A few months ago, Sen. Michael Bennet’s staff staged what the Colorado Democrat calls an intervention. He had survived a brutal campaign in 2010 to win his first full term. But after a year of deadlock and partisanship in the Senate, he was wondering whether it had been worth the struggle. “It was right after we managed to end our session with a two-month extension of the payroll tax,” Bennet told me Wednesday. “I got to a point where I was referring to this place as the Land of Flickering Lights, because the standard of success was we kept the lights on for another two months.”
So his aides sat their boss down for a stern talk. “My chief of staff said to me, ‘You know, it’s not OK to hate your job,’” Bennet recalled. “And he’s right. There’s no point in wallowing in self-pity. No one’s going to feel sorry for you.” And so Bennet rededicated himself to his package of reforms none of which has much chance of passing and stopped the kvetching. “I’m back from the brink,” he said.

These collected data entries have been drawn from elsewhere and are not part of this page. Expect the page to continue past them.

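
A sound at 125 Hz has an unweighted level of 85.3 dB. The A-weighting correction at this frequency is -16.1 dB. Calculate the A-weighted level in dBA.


Given values:
  SPL = 85.3 dB
  A-weighting at 125 Hz = -16.1 dB
Formula: L_A = SPL + A_weight
L_A = 85.3 + (-16.1)
L_A = 69.2

69.2 dBA


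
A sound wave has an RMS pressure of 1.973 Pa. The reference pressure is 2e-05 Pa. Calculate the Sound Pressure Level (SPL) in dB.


Given values:
  p = 1.973 Pa
  p_ref = 2e-05 Pa
Formula: SPL = 20 * log10(p / p_ref)
Compute ratio: p / p_ref = 1.973 / 2e-05 = 98650
Compute log10: log10(98650) = 4.994097
Multiply: SPL = 20 * 4.994097 = 99.88

99.88 dB


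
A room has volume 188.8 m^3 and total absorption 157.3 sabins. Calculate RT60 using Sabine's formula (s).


Given values:
  V = 188.8 m^3
  A = 157.3 sabins
Formula: RT60 = 0.161 * V / A
Numerator: 0.161 * 188.8 = 30.3968
RT60 = 30.3968 / 157.3 = 0.193

0.193 s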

For now. But with each day on Capitol Hill comes more evidence that the place is broken beyond repair and that the last remaining vestiges of sense and moderation are fleeing. The latest blow came on Tuesday, when Sen. Olympia Snowe, a Maine Republican and one of her party’s last moderates, said she wouldn’t seek a fourth term because she sees no imminent change in “the partisanship of recent years.” Joining her out the door is much of the remaining core of Senate moderates: Republican Kay Bailey Hutchison of Texas, independent Joe Lieberman of Connecticut, and Democrats Kent Conrad of North Dakota, Ben Nelson of Nebraska and Jim Webb of Virginia. After that kind of exodus, Bennet will be one of the last reasonable legislators still standing.
Accidental politician
Bennet is holding on in hopes that external events will eventually conspire to force action on a major debt agreement along the lines proposed by the Bowles-Simpson commission, but he admits that won’t happen this year. In the meantime, he’s keeping his sanity by focusing on relatively small stuff. Wednesday morning found Bennet at the conservative American Enterprise Institute, pitching his idea for improving education with technology. The $90-million proposal itself is small change, but Bennet spoke with passion about how it could “give us the chance to create the most major advance in K-12 education since colonial America.”